Fragen nach der Beißattacke: Was Halter gefährlicher Hunde im Kreis Cuxhaven erwartet
Das Verwaltungsverfahren nach der Beißattacke gegen Zwergdackel "Shaggy" und einen Menschen in Altenwalde dauert an. Rund 70-mal pro Jahr wird der Landkreis Cuxhaven eingeschaltet, um die Gefährlichkeit eines Hundes zu prüfen.

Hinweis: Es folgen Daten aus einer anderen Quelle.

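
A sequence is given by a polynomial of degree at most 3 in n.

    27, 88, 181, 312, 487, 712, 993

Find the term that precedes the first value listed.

-8

61, 93, 131, 175, 225, 281
32, 38, 44, 50, 56
6, 6, 6, 6
The third differences are constant at 6.
Work back: 32 − 6 = 26;  61 − 26 = 35;  27 − 35 = -8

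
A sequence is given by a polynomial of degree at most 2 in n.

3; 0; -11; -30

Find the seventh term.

-135

Δ: -3 , -11 , -19
Δ²: -8 , -8
Constant second difference = -8, so extend:
-19 − 8 = -27;  -30 − 27 = -57
-27 − 8 = -35;  -57 − 35 = -92
-35 − 8 = -43;  -92 − 43 = -135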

Noch ist das Verwaltungsverfahren nicht abgeschlossen, das der Landkreis Cuxhaven nach der Beißattacke gegen Zwergdackel "Shaggy" und einen Menschen in Altenwalde eingeleitet hat (wir berichteten). Die Befragungen laufen. Am Ende wird entschieden, ob der Staffordshire/British-Bullterrier-Mix, der dem Nachbarshund tödliche Verletzungen beigebracht hat, verwaltungsrechtlich als gefährlich eingestuft wird.

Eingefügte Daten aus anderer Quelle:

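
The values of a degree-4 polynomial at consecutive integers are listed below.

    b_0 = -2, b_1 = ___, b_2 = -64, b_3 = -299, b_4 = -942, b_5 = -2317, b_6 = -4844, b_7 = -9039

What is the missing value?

Using the last 6 terms:
First differences: -235  -643  -1375  -2527  -4195
Second differences: -408  -732  -1152  -1668
Third differences: -324  -420  -516
Fourth differences: -96  -96
Constant fourth difference = -96.
Extend backward: -324 + 96 = -228;  -408 + 228 = -180;  -235 + 180 = -55;  -64 + 55 = -9

-9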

Wir haben mit Zuständigen des Landkreises über Eingriffsmöglichkeiten und -pflichten im Rahmen des niedersächsischen Hundegesetzes gesprochen und Bereichsleiter Michael Lechlein und Mitarbeiterin Sarah Uhde aus dem Fachbereich Ordnung haben sich dazu geäußert - ohne Bezug auf den aktuellen Fall. Das Vorgehen ist außerdem in einer Vorlage festgehalten, die Anfang dieses Jahres im Ausschuss für Ordnungsangelegenheiten erläutert wurde.
Bremen geht damit völlig anders um
Das niedersächsische Hundegesetz ist 2011 in Kraft getreten. Regeln zur Hundehaltung und zur Sicherstellung der öffentlichen Sicherheit legen die Bundesländer einzeln fest - mal per Gesetz, mal per Verordnung. Das gilt auch für den Umgang mit Rasselisten.
Im Bundesland Bremen ist die Haltung von Hunden der Rassen Pitbull Terrier, Bullterrier, American Staffordshire Terrier und Staffordshire Bullterrier sowie deren Kreuzungen untereinander oder mit anderen Hunden verboten; ebenso der Zuzug aus einem anderen Bundesland. Das gilt natürlich auch für die Stadt Bremerhaven. Hunde dieser Rassen dürfen allenfalls für maximal 24 Stunden in Bremen zu Besuch sein und unterliegen einer Leinen- und Maulkorbpflicht.
In Niedersachsen keine Rasseliste festgelegt
In Niedersachsen gibt es keine Liste, die bestimmte Hunderassen von vornherein als gefährlich erklärt, da nach Ansicht des Gesetzgebers, der sich dabei unter anderem auf die Tierärztliche Hochschule Hannover bezieht, die Einstufung eines Hundes als gesteigert aggressiv oder gefährlich nicht an die Hunderasse geknüpft werden kann.
Wann wird das Verfahren eingeleitet?
Die Ordnungsbehörde des Landkreises Cuxhaven leitet ein Verwaltungsverfahren ein, wenn ein Hund Menschen oder Tiere gebissen und verletzt oder sonst eine "über das natürliche Maß hinausgehende Kampfbereitschaft, Angriffslust oder Schärfe" gezeigt hat oder daraufhin gezüchtet, ausgebildet oder abgerichtet worden ist. Ausnahmen können für Hunde in Ausübung einer Aufgabe (etwa als Hüte- oder Jagdhund) gelten.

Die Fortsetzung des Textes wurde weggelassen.